When buying a property in Spain, as much care, if not more, is necessary as back home in the UK.
When purchasing a property in Spain, it is advisable to appoint an independent lawyer to investigate important legal issues such as tenure, debt and ownership and to ensure the purchase goes through with the minimum of fuss. Surveyors will assist in the due diligence, often working closely with your legal advisor and always acting exclusively for you as the purchaser.
RICS surveys will provide technical information on the property, to supplement the legal investigations and to provide for you a complete pre-purchase information service to help you make informed decisions prior to buying your Spanish home.
The cost and type of the survey depends on the size, condition and age of the property.
As regards to the type of survey, a general rule of thumb is that if the house or flat is modern, have a Homebuyer’s Report, if it’s high value, old or large, you’ll need a Building Survey.
In our opinion the cost of this service is very reasonable compared to other purchasing expenses, such as lawyers, agents and finance & taxes. Total purchase costs when buying in Spain often get close to 10% of the value, so we feel our fees averaging approx. 1/10th of 1% offer excellent value.
For guidance, an inspection of a typical three bedroom house in reasonable order may take between three and four hours. You can meet the Surveyor on site, but please ask when you book your survey. We will give you a time to meet us which will usually be between 2 and 3 hours after we start the survey. Any earlier and we can’t tell you anything. We try, wherever possible, to dispatch our reportwithin five working days of inspection.

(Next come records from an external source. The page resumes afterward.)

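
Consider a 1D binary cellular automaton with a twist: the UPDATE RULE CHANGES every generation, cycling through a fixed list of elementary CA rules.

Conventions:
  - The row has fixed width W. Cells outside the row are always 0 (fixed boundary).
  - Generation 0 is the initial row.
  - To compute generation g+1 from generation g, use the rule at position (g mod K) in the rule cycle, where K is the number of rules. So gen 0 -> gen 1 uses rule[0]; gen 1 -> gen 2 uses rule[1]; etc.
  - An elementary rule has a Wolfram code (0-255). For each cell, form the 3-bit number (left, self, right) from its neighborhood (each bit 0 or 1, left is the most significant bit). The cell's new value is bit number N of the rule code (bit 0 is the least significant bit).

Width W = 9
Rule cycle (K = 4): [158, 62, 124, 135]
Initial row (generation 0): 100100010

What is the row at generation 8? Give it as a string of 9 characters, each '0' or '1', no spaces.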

A Full Building Survey Report is a detailed appraisal of the condition of the fabric of the building. It is not a Structural Engineers Report. The report will advise on the condition and state of repair of the visible parts of the property. It will describe the method of construction where visible, detail any defects which are apparent at the time of inspection and indicate the need for remedying such defects. Areas requiring future maintenance, repair or further inspection will also be highlighted. Proposed alterations should be discussed with the Surveyor prior to inspection.

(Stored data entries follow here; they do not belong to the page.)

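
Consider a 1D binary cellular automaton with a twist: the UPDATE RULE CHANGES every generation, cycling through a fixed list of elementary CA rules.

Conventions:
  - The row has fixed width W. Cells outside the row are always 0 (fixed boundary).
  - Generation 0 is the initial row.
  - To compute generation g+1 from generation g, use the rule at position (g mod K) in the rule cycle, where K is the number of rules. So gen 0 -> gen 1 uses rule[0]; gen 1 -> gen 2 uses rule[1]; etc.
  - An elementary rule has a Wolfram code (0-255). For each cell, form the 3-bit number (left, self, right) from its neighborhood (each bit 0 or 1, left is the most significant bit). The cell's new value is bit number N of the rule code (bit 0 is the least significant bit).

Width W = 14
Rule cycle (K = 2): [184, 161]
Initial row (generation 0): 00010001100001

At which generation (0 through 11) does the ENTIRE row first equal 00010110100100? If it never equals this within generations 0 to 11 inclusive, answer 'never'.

Answer: 5

Derivation:
Gen 0: 00010001100001
Gen 1 (rule 184): 00001001010000
Gen 2 (rule 161): 11100000100111
Gen 3 (rule 184): 11010000010110
Gen 4 (rule 161): 00100111001000
Gen 5 (rule 184): 00010110100100
Gen 6 (rule 161): 11001001000001
Gen 7 (rule 184): 10100100100000
Gen 8 (rule 161): 01000000001111
Gen 9 (rule 184): 00100000001110
Gen 10 (rule 161): 10001111100100
Gen 11 (rule 184): 01001111010010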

The Building Survey is a comprehensive inspection of a property. It examines all accessible parts of the property and you can ask to have specific areas included, so it covers any particular concerns you may have about the building.
Whilst the inspection and the report will be as comprehensive as possible, it will be subject to certain limitations, as indicated in the conditions of engagement. In particular, it should be noted that it is often not practical to inspect areas which are covered, concealed or obstructed, such as wall cavities, sealed roof and floor voids, or areas in ducts and behind panelling. Heavy furniture will not be moved. Roofs will only be inspected if safe and easy access can be obtained either by a 3 metre surveyors’ ladder off the ground or by direct access from within the property. Roof voids will not be inspected if the access is considered dangerous. The report will incorporate general comments only on the garages and other outbuildings, grounds and boundaries.
Where defects are revealed by the inspection, this will enable the prospective purchaser to carefully consider the suitability of the property for their needs and either revise their offer of withdraw before being legally committed to purchase.
There is no such thing as a perfect survey and if you’re unfamiliar with them, they can be alarming. We flag up serious issues, find out if the situation can be rectified, how much it would cost and what the chances of it happening again would be.
Our reports vary in size, but usually run to some 25 pages.